Quand nous buvons un Château Margaux, un Haut-Brion ou un Mouton-Rothschild, nous ne buvons pas seulement un grand vin de Bordeaux. Notre imaginaire y ajoute un prestigieux accompagnement, le château, le classement de 1855, la renommée universelle, le prix déraisonnable, une étiquette mythique, la rareté de la bouteille. Nous buvons aussi tout cela.

De même, quand nous fumons un Montecristo, un Hoyo de Monterrey ou un Romeo y Julieta, nous fumons aussi la mer des Caraïbes, l’île de Cuba, les vieilles maisons de La Havane, les feuilles qui sèchent, groupées, haut perchées dans les casas del tabaco, les cuisses des cigarières, la légende d’un folklore. Nous fumons aussi au souvenir de Che Guevara, d’Orson Welles et de Churchill. Tandis que j’écris ce texte en tirant des bouffées d’un Partagas no 4, je fume au souvenir de Jean Hamelin.

Les fumeurs de cigarettes disposent également d’images qui sont autant de métaphores de leur addiction : le casque gaulois, la gitane, le cow-boy de Marlboro… Le panthéon de la cibiche n’est pas mal non plus : Albert Camus, Jean-Paul Sartre, Humphrey Bogart, Jacques Prévert, Françoise Sagan… Mais rien de comparable à l’exotisme artisanal des havanes. La « sèche du pauvre » relève de l’industrie, des cadences infernales de production. Les usines, elles aussi, fument. Mais, à l’exemple de leurs cadres et ouvriers, elles fument de moins en moins.

Enfin, tandis que la cigarette est permanente du matin au soir, le cigare est un rendez-vous.
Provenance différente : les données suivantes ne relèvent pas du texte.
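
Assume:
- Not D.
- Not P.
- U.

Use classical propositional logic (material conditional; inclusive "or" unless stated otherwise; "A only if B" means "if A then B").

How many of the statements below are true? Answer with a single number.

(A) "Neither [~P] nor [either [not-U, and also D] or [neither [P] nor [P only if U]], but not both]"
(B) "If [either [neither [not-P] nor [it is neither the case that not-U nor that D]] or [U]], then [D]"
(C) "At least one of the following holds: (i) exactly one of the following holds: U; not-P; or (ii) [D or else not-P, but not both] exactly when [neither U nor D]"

0

(A): Formalization: ~P nor ((~U & D) xor (P nor (P -> U)))

~P = ~F = T
~U = ~T = F
~U & D = F & F = F
P -> U = F -> T = T
P nor (P -> U) = F nor T = F
(~U & D) xor (P nor (P -> U)) = F xor F = F
~P nor ((~U & D) xor (P nor (P -> U))) = T nor F = F
Hence (A) is false.

(B): In symbols: ((~P nor (~U nor D)) | U) -> D

~P = ~F = T
~U = ~T = F
~U nor D = F nor F = T
~P nor (~U nor D) = T nor T = F
(~P nor (~U nor D)) | U = F | T = T
((~P nor (~U nor D)) | U) -> D = T -> F = F
Thus (B) is false.

(C): Parsed as (U xor ~P) | ((D xor ~P) <-> (U nor D))

~P = ~F = T
U xor ~P = T xor T = F
~P = ~F = T
D xor ~P = F xor T = T
U nor D = T nor F = F
(D xor ~P) <-> (U nor D) = T <-> F = F
(U xor ~P) | ((D xor ~P) <-> (U nor D)) = F | F = F
Thus (C) is false.

True statements: 0 (none).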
On ne le sort pas machinalement. Il a son heure. Le premier — et souvent seul havane de la journée — se situe après le déjeuner ou le dîner. Il est le prolongement de la table, du bien-être, de la béatitude. Le choisir, le tâter, le respirer, l’allumer est une cérémonie. Il vient de loin. Il a droit à des égards et à des commentaires flatteurs. Il a besoin de temps. C’est pourquoi le cigare n’est quasiment jamais du matin.

Sauf qu’une affiche d’Europe 1, qui date de 1970, me représente en train de fumer un havane, vers 8 h 20, heure de ma « Chronique pour sourire ». Publicité amusante et mensongère. Comment expliquer cet anachronisme alors moins provocateur qu’il ne le serait aujourd’hui ? Un humoriste américain, Art Buchwald, avait à l’époque beaucoup de succès. Sur ses photos il avait toujours un gros havane planté au milieu du visage. L’agence de publicité avait probablement joué sur l’équivalence.

Umberto Eco en aurait tiré l’idée qu’Europe 1 avait voulu proclamer sur les murs et dans la presse que son chroniqueur du matin n’appartenait pas au peuple de la cigarette mais à l’élite du cigare. J’avais donc mes entrées dans les coulisses de la politique et mon couvert à la table des présidents et des stars. « L’iconographie populaire, écrit Eco, associe le cigare au magnat des affaires, à l’homme de pouvoir. » De ce point de vue, c’était encore une publicité mensongère. Je ne fréquentais aucune femme de prestige, aucun homme de pouvoir, hormis Maurice Siegel, directeur de la station de radio. Amusé par mes articles littéraires, il m’avait confié cette chronique dont il avait eu l’idée pour apporter un peu de divertissement dans la succession implacable des mauvaises nouvelles du matin.

Tout de même, il y avait quelque chose de vrai dans ma photographie au cigare matutinal. Avec l’argent de la chronique, je pouvais désormais m’offrir quelques havanes.